Вечером в клубе состоялся вечер самодеятельности, и в хоре я заметил вновь эту притягательную девушку. Она кивнула мне головой, как старому знакомому, и вновь улыбнулась. Когда хор закончил свое выступление, и опустился занавес, я поднялся на сцену. Певцы покинули ее, а девушка осталась. Видимо, ожидая меня. Я подошел к ней.
— Вы хорошо пели,— сказал я.— Если не секрет, откуда вы?
— Из Юрина.
— А как вас зовут?
— Тамара. А вас Генри, не так ли?
— Уже знаете мое имя?
— Конечно. Вас здесь все знают.
— Вас, кажется, завтра отправляют в этап?
— Да, к сожалению.
— Не хотите покидать колонию?
— Да. Здесь все-таки ближе к дому.
Я повел девушку за кулисы, где стояла небольшая скамейка.
— Здесь спокойнее и можно побеседовать. Садитесь, Тамара,— предложил я.
Девушка охотно согласилась. Из ее слов я узнал, что она после окончания десятилетки устроилась в одной из контор поселка, но по неопытности была вовлечена в аферу и осуждена за должностное злоупотребление к трем годам лишения свободы.
В разговоре я выяснил, что она хорошо знает Глеба Константиновича, который у них в школе преподавал физкультуру.
— Его в Юрине все знали,— вспоминала она,— и о нем ходили легенды. Однажды был такой случай: во время уроков кто-то спросил Глеба Константиновича,— а правда ли, что вы можете мизинцем выжимать двухпудовую гирю?
— Да, правда,— ответил он.— Если хотите, могу это доказать. Принесите гирю. Короче говоря, двое ребят с трудом притащили гирю, и Глеб Константинович без труда выжимал ее мизинцем.

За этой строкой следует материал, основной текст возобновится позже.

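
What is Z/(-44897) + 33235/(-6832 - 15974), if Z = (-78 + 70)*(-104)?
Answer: -1511126387/1023920982 ≈ -1.4758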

Мы беседовали минут 15—20, а нам показалось, что мы давно уже знакомы. Мы были влюблены друг в друга с первого взгляда и не скрывали этого. Правда, словами мы свои чувства еще не высказывали — вместо них говорили наши глаза.
В клубе мы, кажется, остались одни, и пора было уходить.
— Сейчас будет отбой, Тамара. Очень жаль, конечно. Мы с вами только познакомились и уже приходится расставаться.
— Не хочется сейчас расставаться,— лицо ее стало печальным. Девушка мне очень понравилась. Чистое, нежное лицо, выразительные голубые глаза, прямой нос и красиво очерченный рот, да еще длинные золотистые волосы могли пленить не только меня. Не зря Тамару звали в Юрине «царицей». Мне терять было нечего.
— Тамара, пойдемте ко мне,— предложил я,— пусть этот вечер будет нашим. Перед расставанием. Вы согласны?
— Да,— ответила она тихо.
Было уже темно, и нам удалось незаметно пройти в стационар. На всякий случай я предупредил Феклу.
— Если кто-то придет — сразу сообщи. Я не один.
Санитарка меня прекрасно поняла.
— Конечно, сделаю.
Мы знали, что это — единственная ночь, которую нам суждено быть вместе, и решили дать своим чувствам полную волю. О сне не могло быть и речи. Только ближе к утру Тамара уснула на короткое время в моих объятиях.
Нам показалось, что мы созданы друг для друга, и поэтому расставание давалось нам особенно тяжело.
Со слезами на глазах она попрощалась со мной, и со слезами на глазах явилась на вахту, чтобы отправиться в дальний путь. Но никогда не забудется эта ночь.